Le petit milieu de la science-fiction - le « fandom » - est remué depuis quelques semaines par une querelle, cristallisée autour de l'anthologie Retour sur l'horizon (Denoël, « Lunes d'Encre », 2009) et de sa préface par Serge Lehman, l'un des rares auteurs-théoriciens du genre en France. Pour celui-ci, la métaphysique - sœur rationnelle de la religion -  serait la variable cachée (terme emprunté à la physique quantique) de la SF, celle qui aurait précipité son déni intellectuel au XXe siècle, aujourd'hui en voie de résorption. « Au siècle de Nietzsche et de Freud, la métaphysique et les dieux ont déserté le champ culturel, pour la première fois depuis Homère. Qu'on puisse leur consacrer une œuvre, littéraire ou picturale, est devenu non seulement incongru, mais impossible : la catégorie qui permettait de les penser comme tels a tout simplement disparu au profit de la linguistique et de la psychologie. C'est pourquoi la science-fiction, avec son obsession pour le ciel, son intérêt pour les choses premières et dernières, ses spéculations sur la nature de l'espace et du temps et son panthéon d'entités géantes a été rejetée hors de la littérature, comme de la science ». La science-fiction, dernier refuge de la métaphysique ? Formule trop caricaturale, voire, disons-le, erronée - surtout si l'on en juge à la teneur extrêmement faible en métaphysique de son anthologie, mais n'anticipons pas -, qui oublie un peu vite - pour nous en tenir aux plus fameux - les Bernanos, Péguy, Claudel, Green et autres écrivains catholiques, ou le gnostique Abellio. La littérature n'a jamais abandonné la métaphysique. Et si l'on considère le potentiel métaphysique inouï, variable tapie dans les pages des grands génies du siècle, les Kafka, Joyce, Nabokov, Faulkner, Conrad, Beckett ou Borges, ou le franc succès critique du cinématographe de l'invisible, de Dreyer à Dumont, en passant par Bresson, Bunuel, Tarkovski, Bergman ou Pialat, alors on peut regarder l'hypothèse lehmanienne avec une grande perplexité. Si la science-fiction est ou a été victime d'un déni des élites intellectuelles, notamment en France, ce n'est certes pas parce qu'elle se serait emparée, plus que d'autres genres, de la métaphysique, mais peut-être, à en juger par l'intérêt des philosophes pour les films des cinéastes cités, ou pour des auteurs comme Philip K. Dick, parce qu'elle s'en éloignerait trop...
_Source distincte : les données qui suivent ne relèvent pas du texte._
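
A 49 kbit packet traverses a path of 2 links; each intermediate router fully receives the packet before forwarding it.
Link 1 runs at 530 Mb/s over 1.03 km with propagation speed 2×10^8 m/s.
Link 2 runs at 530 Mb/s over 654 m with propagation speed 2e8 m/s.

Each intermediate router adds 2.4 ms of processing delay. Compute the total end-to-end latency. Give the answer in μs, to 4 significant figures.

2593 μs

L = 49000 bits.
Transmission delay per hop = L/R = 49000/530000000 = 92.4528 μs; 2 hops → 184.906 μs.
Propagation delays (d/s per hop): 5.15, 3.27 μs; sum = 8.42 μs.
Processing at 1 router(s): 1 × 2.4 ms = 2400 μs.
End-to-end = 2593 μs.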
Parallèlement à cette discussion, agacé autant par les irrationnelles louanges et adorations que s'attirent des œuvres pourtant mineures, que par le combat d'arrière-garde des fondamentalistes de la science-fiction qui refusent d'élargir le champ d'un genre à leurs yeux circonscrit à sa dimension scientifique et rationnelle, Fabrice Colin a quant à lui plaidé sur le site du Cafard co(s)mique pour une « Esthéthique du lâcher-prise » dont on peine cependant à discerner les contours théoriques. L'auteur de Kathleen et de La Mémoire du Vautour, également au sommaire de Retour sur l'horizon, prétend dans son article que bon nombre d'auteurs, parmi les plus intéressants du moment (il cite Xavier Mauméjean, David Calvo, Léo Henry et Jérôme Noirez) ne se servent de la science-fiction que comme d'un outil, laboratoire provisoire avant le grand saut en littérature. Ce qu'on ne saisit pas, c'est le moment, ou le lieu, du passage de l'une à l'autre : faudrait-il donc en passer par la littérature dite « blanche » pour s'exprimer pleinement ? Mais comment serait-ce possible, si précisément la science-fiction était bien comme le suggère Lehman - à tort il est vrai - l'ultime refuge de la métaphysique ? Leur motivation, nous confirment en tout cas Daylon (un autre auteur de Retour sur l'horizon) et Epikt, n'est pas tant scientifique qu'esthétique. Comme eux, sans doute, je peux déclarer : je n'aime pas la science-fiction (j'entends déjà persifler). J'aime de nombreux textes relevant plus ou moins de son corpus, mais le genre en tant que catégorie codifiée ne m'intéresse absolument pas. M'intéressent en revanche les possibilités offertes par certaines caractéristiques du genre. Nous verrons cependant dans la seconde partie de notre article, avec notre critique de Retour sur l'horizon, que cela ne va pas sans heurts. Bref, la préface de Lehman et l'article-manifeste de Colin proposent deux axes de réflexion à mon avis bien distincts : chez le second, la liberté des auteurs à entrer dans la sphère de la science-fiction sans en accepter les lois ; chez le premier, les rapports qu'entretiennent science-fiction et métaphysique. C'est ce second axe qui m'intéresse aujourd'hui.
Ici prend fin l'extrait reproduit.